# Lagrangian subspaces of symplectic vector spaces

1. Jun 4, 2012

### Kreizhn

1. The problem statement, all variables and given/known data
If $(V,\omega)$ is a symplectic vector space and Y is a linear subspace with $\dim Y = \frac12 \dim V$ show that Y is Lagrangian; that is, show that $Y = Y^\omega$ where $Y^\omega$ is the symplectic complement.

3. The attempt at a solution

This is driving me crazy since I don't think it should be that hard. If we try to go directly, the fact that $\dim Y = \frac12 \dim V$ implies that $\dim Y^\omega = \frac12 \dim V$. At this point, it is actually sufficient to show that Y is either isotropic or co-isotropic, since dimensional arguments will give equality. However, I cannot see why this is the case.

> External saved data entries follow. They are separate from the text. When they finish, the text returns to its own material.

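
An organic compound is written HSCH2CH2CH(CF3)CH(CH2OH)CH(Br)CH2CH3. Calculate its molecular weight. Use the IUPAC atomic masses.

Atom tally by fragment:
  HSCH2 → C:1 H:3 S:1
  CH2 → C:1 H:2
  CH(CF3) → C:2 H:1 F:3
  CH(CH2OH) → C:2 H:4 O:1
  CH(Br) → C:1 H:1 Br:1
  CH2 → C:1 H:2
  CH3 → C:1 H:3
Element totals:
  C: 9
  H: 16
  Br: 1
  F: 3
  O: 1
  S: 1
Molecular formula: C9H16BrF3OS.
  M = 9(12.011) + 16(1.008) + 79.904 + 3(18.998) + 15.999 + 32.06
    = 108.099 + 16.128 + 79.904 + 56.994 + 15.999 + 32.060 = 309.184

309.18 g/mol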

On the other hand, if we assume that $Y \neq Y^\omega$ then without loss of generality, we may assume there exists $w \in Y \setminus Y^\omega$ (otherwise, relabel $Y$ and $Y^\omega$). The space $W = \operatorname{span}(w)$ is isotropic so $W \subseteq W^\omega$ and since $W \subseteq Y$ then $Y^\omega \subseteq W^\omega$. I would like to put this together somehow, but I'm having trouble doing it.

2. Jun 4, 2012

### Kreizhn

Nevermind. I've concluded that the question as phrased was unsolvable. Indeed, consider $\mathbb R^4$ with the standard symplectic basis $\{x_i,y_i\}$. The subspace generated by x1 and y1 is two-dimensional, but is in fact symplectic rather than Lagrangian. Hence the statement cannot be true in general.